From the San Antonio Business Journal
San Antonio-based pipeline and storage terminal company Andeavor Logistics is moving to complete a merger with Wester Refining Logistics by the fourth quarter.
In an amended registration statement filed with the U.S. Securities and Exchange Commission on Wednesday, Andeavor Logistics LP (NYSE: ANDX) reported that the company plans to exchange a 0.5233 share of its stock for every share of Western Refining Logistics LP (NYSE: WNRL) common stock.
If approved by regulators, Andeavor Logistics can set a date for Western Refining Logistics shareholders to vote about the merger.
San Antonio-based Tesoro Corp. and El Paso-based Western Refining successfully closed their merger in June, rebranded and emerged as Andeavor Corp. (NYSE: ANDV) in August. Under the merger agreement, Tesoro Logistics LP was rebranded as Andeavor Logistics.
If all proceeds as planned, the merger, stock swap and a related incentive distribution rights transaction will be completed by the fourth quarter.
Andeavor Logistics owns 26 million barrels of storage capacity across six states with 990 miles of refined product pipeline as well as 1,246 miles of crude oil gathering pipeline and 1,948 miles of natural gas gathering pipeline.

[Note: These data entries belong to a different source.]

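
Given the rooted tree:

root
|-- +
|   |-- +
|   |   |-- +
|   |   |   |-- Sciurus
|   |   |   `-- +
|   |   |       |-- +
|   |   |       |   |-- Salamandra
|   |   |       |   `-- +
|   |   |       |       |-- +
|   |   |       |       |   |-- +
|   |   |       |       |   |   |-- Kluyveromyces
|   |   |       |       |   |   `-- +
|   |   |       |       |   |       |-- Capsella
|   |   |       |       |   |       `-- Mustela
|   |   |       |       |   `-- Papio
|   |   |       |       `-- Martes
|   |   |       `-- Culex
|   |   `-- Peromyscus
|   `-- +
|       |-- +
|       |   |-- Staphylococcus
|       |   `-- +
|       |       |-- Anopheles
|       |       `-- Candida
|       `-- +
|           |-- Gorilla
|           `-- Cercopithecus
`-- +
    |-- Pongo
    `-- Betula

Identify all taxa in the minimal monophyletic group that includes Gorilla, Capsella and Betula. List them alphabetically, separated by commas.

Tracing Gorilla: it sits inside (Gorilla,Cercopithecus).
Tracing Capsella: it sits inside (Capsella,Mustela).
Tracing Betula: it sits inside (Pongo,Betula).
The smallest clade enclosing all 3 is the whole tree (their MRCA is the root), so the answer is all 16 tips in alphabetical order.

Anopheles, Betula, Candida, Capsella, Cercopithecus, Culex, Gorilla, Kluyveromyces, Martes, Mustela, Papio, Peromyscus, Pongo, Salamandra, Sciurus, Staphylococcus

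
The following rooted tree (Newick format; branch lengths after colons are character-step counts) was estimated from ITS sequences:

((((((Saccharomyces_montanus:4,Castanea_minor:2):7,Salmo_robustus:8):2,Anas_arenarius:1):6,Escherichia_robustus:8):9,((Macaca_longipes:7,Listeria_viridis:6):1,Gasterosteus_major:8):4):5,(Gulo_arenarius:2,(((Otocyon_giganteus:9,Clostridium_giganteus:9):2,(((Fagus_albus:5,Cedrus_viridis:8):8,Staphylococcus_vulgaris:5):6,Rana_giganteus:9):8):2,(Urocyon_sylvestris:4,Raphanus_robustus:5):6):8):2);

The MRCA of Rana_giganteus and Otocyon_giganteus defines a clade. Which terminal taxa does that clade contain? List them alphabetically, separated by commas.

Cedrus_viridis, Clostridium_giganteus, Fagus_albus, Otocyon_giganteus, Rana_giganteus, Staphylococcus_vulgaris

Tracing Rana_giganteus: it sits inside (((Fagus_albus,Cedrus_viridis),Staphylococcus_vulgaris),Rana_giganteus).
Tracing Otocyon_giganteus: it sits inside (Otocyon_giganteus,Clostridium_giganteus).
The smallest clade enclosing both is ((Otocyon_giganteus,Clostridium_giganteus),(((Fagus_albus,Cedrus_viridis),Staphylococcus_vulgaris),Rana_giganteus)); the answer is its 6 terminal taxa in alphabetical order.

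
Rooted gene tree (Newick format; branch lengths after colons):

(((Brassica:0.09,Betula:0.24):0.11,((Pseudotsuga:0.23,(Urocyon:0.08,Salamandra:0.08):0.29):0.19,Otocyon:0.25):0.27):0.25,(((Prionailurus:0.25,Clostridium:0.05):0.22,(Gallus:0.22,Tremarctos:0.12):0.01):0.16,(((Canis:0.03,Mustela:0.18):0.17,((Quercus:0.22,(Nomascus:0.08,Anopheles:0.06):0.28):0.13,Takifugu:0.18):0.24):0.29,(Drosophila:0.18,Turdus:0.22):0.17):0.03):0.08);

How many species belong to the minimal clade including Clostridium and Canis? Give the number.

12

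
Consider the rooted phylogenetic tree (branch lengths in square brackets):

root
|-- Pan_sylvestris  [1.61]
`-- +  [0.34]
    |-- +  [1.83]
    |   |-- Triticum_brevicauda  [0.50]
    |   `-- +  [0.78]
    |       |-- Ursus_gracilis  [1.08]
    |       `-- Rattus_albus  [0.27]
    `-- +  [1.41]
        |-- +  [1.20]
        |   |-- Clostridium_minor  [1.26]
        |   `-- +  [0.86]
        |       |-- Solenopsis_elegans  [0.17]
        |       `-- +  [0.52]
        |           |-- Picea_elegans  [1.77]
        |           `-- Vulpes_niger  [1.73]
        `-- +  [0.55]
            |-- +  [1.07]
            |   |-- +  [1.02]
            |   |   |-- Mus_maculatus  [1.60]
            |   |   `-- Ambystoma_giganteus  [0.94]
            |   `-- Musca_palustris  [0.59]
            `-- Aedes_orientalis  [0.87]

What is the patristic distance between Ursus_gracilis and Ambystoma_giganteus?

8.68

The path runs Ursus_gracilis → … → MRCA → … → Ambystoma_giganteus; the MRCA is the node subtending ((Triticum_brevicauda,(Ursus_gracilis,Rattus_albus)),((Clostridium_minor,(Solenopsis_elegans,(Picea_elegans,Vulpes_niger))),(((Mus_maculatus,Ambystoma_giganteus),Musca_palustris),Aedes_orientalis))).
Branch lengths along that path: 1.08 + 0.78 + 1.83 + 1.41 + 0.55 + 1.07 + 1.02 + 0.94 = 8.68.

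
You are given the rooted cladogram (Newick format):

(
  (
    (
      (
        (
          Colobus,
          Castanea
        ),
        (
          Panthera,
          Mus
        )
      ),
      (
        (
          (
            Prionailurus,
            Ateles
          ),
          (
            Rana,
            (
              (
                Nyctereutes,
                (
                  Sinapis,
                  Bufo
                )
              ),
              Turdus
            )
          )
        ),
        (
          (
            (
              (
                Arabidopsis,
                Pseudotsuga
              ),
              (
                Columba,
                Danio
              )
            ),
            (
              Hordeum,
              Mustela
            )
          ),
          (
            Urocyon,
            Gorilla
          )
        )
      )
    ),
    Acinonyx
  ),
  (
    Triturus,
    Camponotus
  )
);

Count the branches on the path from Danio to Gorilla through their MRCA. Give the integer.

The MRCA of Danio and Gorilla is the node subtending ((((Arabidopsis,Pseudotsuga),(Columba,Danio)),(Hordeum,Mustela)),(Urocyon,Gorilla)).
From Danio up to that node: 4 branches. From Gorilla up to the same node: 2 branches. Total: 4 + 2 = 6.

6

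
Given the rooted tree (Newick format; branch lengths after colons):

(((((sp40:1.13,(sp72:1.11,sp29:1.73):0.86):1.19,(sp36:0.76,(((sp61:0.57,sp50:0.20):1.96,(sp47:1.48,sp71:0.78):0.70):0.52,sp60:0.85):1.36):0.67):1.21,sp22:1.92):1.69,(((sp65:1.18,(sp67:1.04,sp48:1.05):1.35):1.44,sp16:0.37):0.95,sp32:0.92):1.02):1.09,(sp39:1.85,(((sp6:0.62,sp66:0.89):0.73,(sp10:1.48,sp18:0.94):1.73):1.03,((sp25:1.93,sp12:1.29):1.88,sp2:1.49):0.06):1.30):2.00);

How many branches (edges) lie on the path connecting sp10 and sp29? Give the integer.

The MRCA of sp10 and sp29 is the root of the tree.
From sp10 up to that node: 5 branches. From sp29 up to the same node: 6 branches. Total: 5 + 6 = 11.

11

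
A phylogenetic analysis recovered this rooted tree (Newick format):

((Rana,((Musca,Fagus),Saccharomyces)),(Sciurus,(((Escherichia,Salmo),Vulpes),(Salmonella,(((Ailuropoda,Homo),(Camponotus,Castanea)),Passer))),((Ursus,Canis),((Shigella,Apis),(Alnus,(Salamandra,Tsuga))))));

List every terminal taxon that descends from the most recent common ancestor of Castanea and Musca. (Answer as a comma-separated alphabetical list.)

Tracing Castanea: it sits inside (Camponotus,Castanea).
Tracing Musca: it sits inside (Musca,Fagus).
The smallest clade enclosing both is the whole tree (their MRCA is the root), so the answer is all 21 tips in alphabetical order.

Ailuropoda, Alnus, Apis, Camponotus, Canis, Castanea, Escherichia, Fagus, Homo, Musca, Passer, Rana, Saccharomyces, Salamandra, Salmo, Salmonella, Sciurus, Shigella, Tsuga, Ursus, Vulpes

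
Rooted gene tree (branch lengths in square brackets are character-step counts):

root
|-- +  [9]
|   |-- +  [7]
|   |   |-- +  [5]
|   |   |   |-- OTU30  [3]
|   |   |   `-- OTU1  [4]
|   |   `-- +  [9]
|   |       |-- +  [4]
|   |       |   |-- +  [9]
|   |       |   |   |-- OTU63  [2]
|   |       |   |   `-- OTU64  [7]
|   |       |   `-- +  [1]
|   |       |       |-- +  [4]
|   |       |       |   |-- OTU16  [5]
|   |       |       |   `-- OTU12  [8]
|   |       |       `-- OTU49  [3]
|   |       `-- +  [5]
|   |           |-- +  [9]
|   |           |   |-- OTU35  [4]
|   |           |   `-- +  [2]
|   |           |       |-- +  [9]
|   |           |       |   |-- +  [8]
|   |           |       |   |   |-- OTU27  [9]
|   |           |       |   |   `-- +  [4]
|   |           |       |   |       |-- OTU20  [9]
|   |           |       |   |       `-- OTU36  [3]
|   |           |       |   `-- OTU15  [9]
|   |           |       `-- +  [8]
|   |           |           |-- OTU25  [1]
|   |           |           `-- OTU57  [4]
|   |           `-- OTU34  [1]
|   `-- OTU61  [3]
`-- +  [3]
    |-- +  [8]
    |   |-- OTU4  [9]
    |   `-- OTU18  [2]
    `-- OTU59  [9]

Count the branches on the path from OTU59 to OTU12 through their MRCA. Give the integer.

The MRCA of OTU59 and OTU12 is the root of the tree.
From OTU59 up to that node: 2 branches. From OTU12 up to the same node: 7 branches. Total: 2 + 7 = 9.

9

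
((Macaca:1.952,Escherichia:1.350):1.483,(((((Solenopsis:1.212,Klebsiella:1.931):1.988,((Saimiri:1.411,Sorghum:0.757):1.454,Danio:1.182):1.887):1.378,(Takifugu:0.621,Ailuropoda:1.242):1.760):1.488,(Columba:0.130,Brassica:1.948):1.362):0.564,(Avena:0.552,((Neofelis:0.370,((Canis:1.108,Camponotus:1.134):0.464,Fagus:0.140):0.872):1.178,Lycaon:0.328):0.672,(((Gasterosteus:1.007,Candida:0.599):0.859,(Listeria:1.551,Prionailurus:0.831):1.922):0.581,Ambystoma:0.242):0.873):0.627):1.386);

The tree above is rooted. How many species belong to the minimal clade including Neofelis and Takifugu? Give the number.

20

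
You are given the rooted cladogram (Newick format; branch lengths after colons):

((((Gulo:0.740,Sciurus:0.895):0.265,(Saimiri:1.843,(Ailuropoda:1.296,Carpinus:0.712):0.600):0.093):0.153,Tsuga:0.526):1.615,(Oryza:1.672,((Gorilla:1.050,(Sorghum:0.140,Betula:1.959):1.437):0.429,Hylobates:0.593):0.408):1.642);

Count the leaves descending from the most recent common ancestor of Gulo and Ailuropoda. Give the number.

5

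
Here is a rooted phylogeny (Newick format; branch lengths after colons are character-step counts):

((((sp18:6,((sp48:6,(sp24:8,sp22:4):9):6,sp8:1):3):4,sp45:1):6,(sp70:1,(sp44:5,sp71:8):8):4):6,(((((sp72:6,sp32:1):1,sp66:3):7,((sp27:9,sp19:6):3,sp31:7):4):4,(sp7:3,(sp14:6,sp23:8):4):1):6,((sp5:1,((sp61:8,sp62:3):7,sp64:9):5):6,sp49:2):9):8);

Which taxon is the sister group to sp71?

sp44

sp71 attaches to the tree at the node subtending (sp44,sp71).
The other lineage descending from that same node — the sister group — is the single tip sp44.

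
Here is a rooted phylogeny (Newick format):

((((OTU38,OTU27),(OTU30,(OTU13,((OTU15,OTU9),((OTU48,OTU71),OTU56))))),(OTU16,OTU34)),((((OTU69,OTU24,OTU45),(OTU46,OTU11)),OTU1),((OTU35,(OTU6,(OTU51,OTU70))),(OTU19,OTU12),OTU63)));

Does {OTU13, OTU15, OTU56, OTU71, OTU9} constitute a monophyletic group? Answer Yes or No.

The MRCA of the listed taxa subtends (OTU13,((OTU15,OTU9),((OTU48,OTU71),OTU56))).
That clade also contains OTU48, which is not in the proposed group, so the group is not monophyletic.

No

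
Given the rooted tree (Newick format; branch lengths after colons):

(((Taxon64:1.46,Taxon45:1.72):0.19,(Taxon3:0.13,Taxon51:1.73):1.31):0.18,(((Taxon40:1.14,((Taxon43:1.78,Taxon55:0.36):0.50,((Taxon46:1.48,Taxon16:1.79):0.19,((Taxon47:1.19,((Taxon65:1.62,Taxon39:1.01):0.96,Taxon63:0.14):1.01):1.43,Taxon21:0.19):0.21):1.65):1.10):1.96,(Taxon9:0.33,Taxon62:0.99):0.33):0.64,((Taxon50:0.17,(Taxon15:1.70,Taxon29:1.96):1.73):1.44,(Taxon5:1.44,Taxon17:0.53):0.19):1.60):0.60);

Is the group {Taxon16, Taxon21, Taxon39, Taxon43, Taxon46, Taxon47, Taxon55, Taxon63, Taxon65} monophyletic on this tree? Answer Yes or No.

Yes

The most recent common ancestor of these taxa subtends ((Taxon43,Taxon55),((Taxon46,Taxon16),((Taxon47,((Taxon65,Taxon39),Taxon63)),Taxon21))).
That clade has exactly 9 tips — every listed taxon and nothing else — so the group is monophyletic.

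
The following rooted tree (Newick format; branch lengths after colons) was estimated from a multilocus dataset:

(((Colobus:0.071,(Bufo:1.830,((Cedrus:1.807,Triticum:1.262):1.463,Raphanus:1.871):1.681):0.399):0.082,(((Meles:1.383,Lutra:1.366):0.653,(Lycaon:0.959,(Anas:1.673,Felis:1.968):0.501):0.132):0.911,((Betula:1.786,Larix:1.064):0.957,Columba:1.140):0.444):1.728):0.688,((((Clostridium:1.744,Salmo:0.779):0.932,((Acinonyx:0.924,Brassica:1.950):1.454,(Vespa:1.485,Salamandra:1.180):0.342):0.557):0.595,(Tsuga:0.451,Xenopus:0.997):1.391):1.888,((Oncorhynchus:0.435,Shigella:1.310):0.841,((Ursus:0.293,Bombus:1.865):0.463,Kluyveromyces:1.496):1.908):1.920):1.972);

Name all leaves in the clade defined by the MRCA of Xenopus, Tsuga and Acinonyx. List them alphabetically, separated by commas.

Acinonyx, Brassica, Clostridium, Salamandra, Salmo, Tsuga, Vespa, Xenopus

Tracing Xenopus: it sits inside (Tsuga,Xenopus).
Tracing Tsuga: it sits inside (Tsuga,Xenopus).
Tracing Acinonyx: it sits inside (Acinonyx,Brassica).
The smallest clade enclosing all 3 is (((Clostridium,Salmo),((Acinonyx,Brassica),(Vespa,Salamandra))),(Tsuga,Xenopus)); the answer is its 8 terminal taxa in alphabetical order.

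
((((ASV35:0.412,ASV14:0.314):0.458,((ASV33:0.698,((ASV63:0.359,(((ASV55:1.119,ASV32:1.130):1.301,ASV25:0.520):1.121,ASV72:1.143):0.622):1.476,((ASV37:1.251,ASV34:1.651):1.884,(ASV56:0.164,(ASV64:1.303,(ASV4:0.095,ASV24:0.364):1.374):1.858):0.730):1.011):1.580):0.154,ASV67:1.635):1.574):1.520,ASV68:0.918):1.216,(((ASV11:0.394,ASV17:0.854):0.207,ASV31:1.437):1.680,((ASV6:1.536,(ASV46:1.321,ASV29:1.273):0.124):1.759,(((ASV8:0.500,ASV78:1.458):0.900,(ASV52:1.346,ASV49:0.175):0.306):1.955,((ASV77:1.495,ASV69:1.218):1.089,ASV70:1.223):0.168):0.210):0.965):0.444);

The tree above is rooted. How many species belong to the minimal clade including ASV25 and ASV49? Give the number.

29

The MRCA of ASV25 and ASV49 is the root, so the clade is the entire tree.
That clade contains 29 terminal taxa: ASV11, ASV14, ASV17, ASV24, ASV25, ASV29, ASV31, ASV32, ASV33, ASV34, ASV35, ASV37, ASV4, ASV46, ASV49, ASV52, ASV55, ASV56, ASV6, ASV63, ASV64, ASV67, ASV68, ASV69, ASV70, ASV72, ASV77, ASV78, ASV8.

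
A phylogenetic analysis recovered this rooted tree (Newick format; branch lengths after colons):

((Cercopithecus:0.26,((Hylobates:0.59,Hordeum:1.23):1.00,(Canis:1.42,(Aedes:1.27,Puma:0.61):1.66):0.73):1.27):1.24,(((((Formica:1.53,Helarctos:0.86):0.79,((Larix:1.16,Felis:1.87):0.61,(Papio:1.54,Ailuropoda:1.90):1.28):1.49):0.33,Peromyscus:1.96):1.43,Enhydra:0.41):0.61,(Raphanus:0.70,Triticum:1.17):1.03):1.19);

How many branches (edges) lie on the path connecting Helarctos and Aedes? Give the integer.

The MRCA of Helarctos and Aedes is the root of the tree.
From Helarctos up to that node: 6 branches. From Aedes up to the same node: 5 branches. Total: 6 + 5 = 11.

11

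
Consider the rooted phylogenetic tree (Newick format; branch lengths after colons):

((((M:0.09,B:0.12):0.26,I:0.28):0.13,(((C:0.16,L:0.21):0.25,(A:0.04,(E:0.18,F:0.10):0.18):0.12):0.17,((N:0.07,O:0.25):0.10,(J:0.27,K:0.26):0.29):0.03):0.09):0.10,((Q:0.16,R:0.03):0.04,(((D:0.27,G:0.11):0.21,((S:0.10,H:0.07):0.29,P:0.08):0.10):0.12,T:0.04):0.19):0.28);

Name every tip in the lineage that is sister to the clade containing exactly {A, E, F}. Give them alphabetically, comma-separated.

The clade containing exactly {A, E, F} attaches to the tree at the node subtending ((C,L),(A,(E,F))).
The other lineage descending from that same node — the sister group — is (C,L); its 2 tips in alphabetical order are the answer.

C, L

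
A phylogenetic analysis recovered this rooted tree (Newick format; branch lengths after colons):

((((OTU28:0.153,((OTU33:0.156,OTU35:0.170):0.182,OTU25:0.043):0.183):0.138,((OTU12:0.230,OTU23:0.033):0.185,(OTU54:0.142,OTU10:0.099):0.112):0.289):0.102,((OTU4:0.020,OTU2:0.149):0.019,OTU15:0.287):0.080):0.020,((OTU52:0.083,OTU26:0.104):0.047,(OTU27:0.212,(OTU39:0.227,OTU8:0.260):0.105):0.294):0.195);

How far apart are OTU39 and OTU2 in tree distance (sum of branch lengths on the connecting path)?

1.089

The path runs OTU39 → … → MRCA → … → OTU2; the MRCA is the root of the tree.
Branch lengths along that path: 0.227 + 0.105 + 0.294 + 0.195 + 0.020 + 0.080 + 0.019 + 0.149 = 1.089.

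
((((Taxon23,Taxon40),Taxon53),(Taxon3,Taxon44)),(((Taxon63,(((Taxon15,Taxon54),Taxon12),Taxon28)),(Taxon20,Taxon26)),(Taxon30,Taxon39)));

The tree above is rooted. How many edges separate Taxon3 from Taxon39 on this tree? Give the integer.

6

The MRCA of Taxon3 and Taxon39 is the root of the tree.
From Taxon3 up to that node: 3 branches. From Taxon39 up to the same node: 3 branches. Total: 3 + 3 = 6.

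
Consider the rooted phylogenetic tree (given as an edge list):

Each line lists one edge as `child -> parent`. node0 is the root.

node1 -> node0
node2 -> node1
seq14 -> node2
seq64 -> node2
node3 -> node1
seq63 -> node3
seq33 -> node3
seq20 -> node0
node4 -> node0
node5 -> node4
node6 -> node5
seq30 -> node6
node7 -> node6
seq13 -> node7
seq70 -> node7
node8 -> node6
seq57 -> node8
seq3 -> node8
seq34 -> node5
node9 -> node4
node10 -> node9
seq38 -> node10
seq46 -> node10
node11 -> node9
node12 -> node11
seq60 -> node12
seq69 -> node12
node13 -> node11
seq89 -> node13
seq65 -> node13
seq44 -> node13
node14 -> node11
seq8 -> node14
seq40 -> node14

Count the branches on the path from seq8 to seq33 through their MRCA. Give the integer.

The MRCA of seq8 and seq33 is the root of the tree.
From seq8 up to that node: 5 branches. From seq33 up to the same node: 3 branches. Total: 5 + 3 = 8.

8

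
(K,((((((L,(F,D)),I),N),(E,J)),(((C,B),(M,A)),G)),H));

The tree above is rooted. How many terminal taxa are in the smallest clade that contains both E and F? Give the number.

7

The MRCA of E and F is the node subtending ((((L,(F,D)),I),N),(E,J)).
That clade contains 7 terminal taxa: D, E, F, I, J, L, N.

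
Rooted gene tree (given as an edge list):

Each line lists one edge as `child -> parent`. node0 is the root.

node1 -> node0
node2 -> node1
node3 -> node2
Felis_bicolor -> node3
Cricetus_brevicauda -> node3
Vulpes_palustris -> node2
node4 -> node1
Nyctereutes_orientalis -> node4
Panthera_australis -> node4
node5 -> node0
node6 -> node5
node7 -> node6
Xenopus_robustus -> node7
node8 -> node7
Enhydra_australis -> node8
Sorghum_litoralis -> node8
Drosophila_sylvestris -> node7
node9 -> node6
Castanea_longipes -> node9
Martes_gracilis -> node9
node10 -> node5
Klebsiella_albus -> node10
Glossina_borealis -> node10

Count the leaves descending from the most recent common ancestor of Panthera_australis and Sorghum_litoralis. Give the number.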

The San Antonio-based company reported $315 million in profits on $1.2 billion in revenue in 2016.
With $2.2 billion of revenue and net income of $66.7 million in 2016, Western Logistics owns 705 miles of pipeline and 12.4 million barrels of storage capacity across five states.
The merger would give the company nearly 5,000 of miles of pipeline and nearly 40 million barrels of storage capacity.
Andeavor Logistics officials estimate that the unit-for-unit transaction portion of the deal has a total enterprise value of $1.8 billion. If and when it is merged, Andeavor Logistics is targeting at least $1 billion of annual growth of investments — including some with exposure to the Permian Basin of West Texas, which has become the hottest shale play in the United States.